Ken Wieland, Contributing Editor

March 24, 2009

1 Min Read
WiMAX proving 'resilient', says analyst
WiMAX proving resilient

WiMAX is holding its own, despite the economic downturn, although it will come under increasing pressure to prove itself over the next couple of years with the rise of HSPA and LTE.

This is one of the headline findings of In-Stat, a market research firm, in its report on wireless infrastructure awards during Q408.

“Based on contract awards, WiMAX deployments are remaining resilient in the face of the economic slowdown, although some operators are slowing the deployment rate,” says Daryl Schoolar, an In-Stat analyst. “The WiMAX equipment heavyweights of Alcatel-Lucent, Alvarion, Motorola and Samsung are benefiting from the trend. Other vendors to watch include Cisco, Huawei and ZTE.”

In-Stat expects mobile WiMAX to be attractive in developing countries and remote locations in which fixed broadband networks are not yet deployed. It is still unknown, says In-Stat, whether or not mobile WiMAX will be competitive in locations with existing 3G cellular and fixed broadband networks.

According to In-Stat there were 132 announced wireless infrastructure deployments during Q408: 95 HSPA, 18 WCDMA, 12 mobile WiMAX, six CDMA EV-DO, and one TD SCDMA.

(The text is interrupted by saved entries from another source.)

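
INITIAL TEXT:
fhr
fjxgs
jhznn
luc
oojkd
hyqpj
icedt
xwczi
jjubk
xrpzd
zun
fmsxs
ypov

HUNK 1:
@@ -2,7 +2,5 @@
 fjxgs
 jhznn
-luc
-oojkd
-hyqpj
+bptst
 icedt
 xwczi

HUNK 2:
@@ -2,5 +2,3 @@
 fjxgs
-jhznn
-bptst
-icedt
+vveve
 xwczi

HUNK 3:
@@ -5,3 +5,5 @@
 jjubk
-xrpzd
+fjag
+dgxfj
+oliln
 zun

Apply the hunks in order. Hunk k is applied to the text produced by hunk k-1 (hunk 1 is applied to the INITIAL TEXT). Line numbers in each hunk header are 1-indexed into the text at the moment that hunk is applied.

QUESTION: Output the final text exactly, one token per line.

Hunk 1: at line 2 remove [luc,oojkd,hyqpj] add [bptst] -> 11 lines: fhr fjxgs jhznn bptst icedt xwczi jjubk xrpzd zun fmsxs ypov
Hunk 2: at line 2 remove [jhznn,bptst,icedt] add [vveve] -> 9 lines: fhr fjxgs vveve xwczi jjubk xrpzd zun fmsxs ypov
Hunk 3: at line 5 remove [xrpzd] add [fjag,dgxfj,oliln] -> 11 lines: fhr fjxgs vveve xwczi jjubk fjag dgxfj oliln zun fmsxs ypov

Answer: fhr
fjxgs
vveve
xwczi
jjubk
fjag
dgxfj
oliln
zun
fmsxs
ypov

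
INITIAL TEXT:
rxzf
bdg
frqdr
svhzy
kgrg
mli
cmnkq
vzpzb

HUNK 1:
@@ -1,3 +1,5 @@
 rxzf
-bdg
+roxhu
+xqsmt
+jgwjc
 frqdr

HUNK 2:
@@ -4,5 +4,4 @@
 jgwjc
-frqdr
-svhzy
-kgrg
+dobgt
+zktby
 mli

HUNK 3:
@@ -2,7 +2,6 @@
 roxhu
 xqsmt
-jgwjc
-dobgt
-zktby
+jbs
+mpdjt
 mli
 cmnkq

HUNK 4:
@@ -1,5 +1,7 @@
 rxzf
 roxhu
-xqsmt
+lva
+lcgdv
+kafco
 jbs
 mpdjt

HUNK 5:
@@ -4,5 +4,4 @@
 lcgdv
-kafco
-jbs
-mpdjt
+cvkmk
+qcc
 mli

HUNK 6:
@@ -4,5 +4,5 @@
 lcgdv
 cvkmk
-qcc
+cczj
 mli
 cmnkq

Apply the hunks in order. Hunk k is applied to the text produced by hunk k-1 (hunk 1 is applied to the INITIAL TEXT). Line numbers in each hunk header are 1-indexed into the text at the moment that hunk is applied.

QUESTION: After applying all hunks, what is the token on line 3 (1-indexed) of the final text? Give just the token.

Answer: lva

Derivation:
Hunk 1: at line 1 remove [bdg] add [roxhu,xqsmt,jgwjc] -> 10 lines: rxzf roxhu xqsmt jgwjc frqdr svhzy kgrg mli cmnkq vzpzb
Hunk 2: at line 4 remove [frqdr,svhzy,kgrg] add [dobgt,zktby] -> 9 lines: rxzf roxhu xqsmt jgwjc dobgt zktby mli cmnkq vzpzb
Hunk 3: at line 2 remove [jgwjc,dobgt,zktby] add [jbs,mpdjt] -> 8 lines: rxzf roxhu xqsmt jbs mpdjt mli cmnkq vzpzb
Hunk 4: at line 1 remove [xqsmt] add [lva,lcgdv,kafco] -> 10 lines: rxzf roxhu lva lcgdv kafco jbs mpdjt mli cmnkq vzpzb
Hunk 5: at line 4 remove [kafco,jbs,mpdjt] add [cvkmk,qcc] -> 9 lines: rxzf roxhu lva lcgdv cvkmk qcc mli cmnkq vzpzb
Hunk 6: at line 4 remove [qcc] add [cczj] -> 9 lines: rxzf roxhu lva lcgdv cvkmk cczj mli cmnkq vzpzb
Final line 3: lva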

Based on the contract award activity over the past few quarters, In-Stat expects most of the deployments through new live networks to be WiMAX and HSPA having seen a significant slowdown in contracts for WCDMA and CDMA EV-DO equipment.

The research firm projects that 3G and 4G subscriptions will reach 30 percent of the total number of wireless subscriptions by the end of 2013. This compares to 11 percent (3G) by the end of 2008.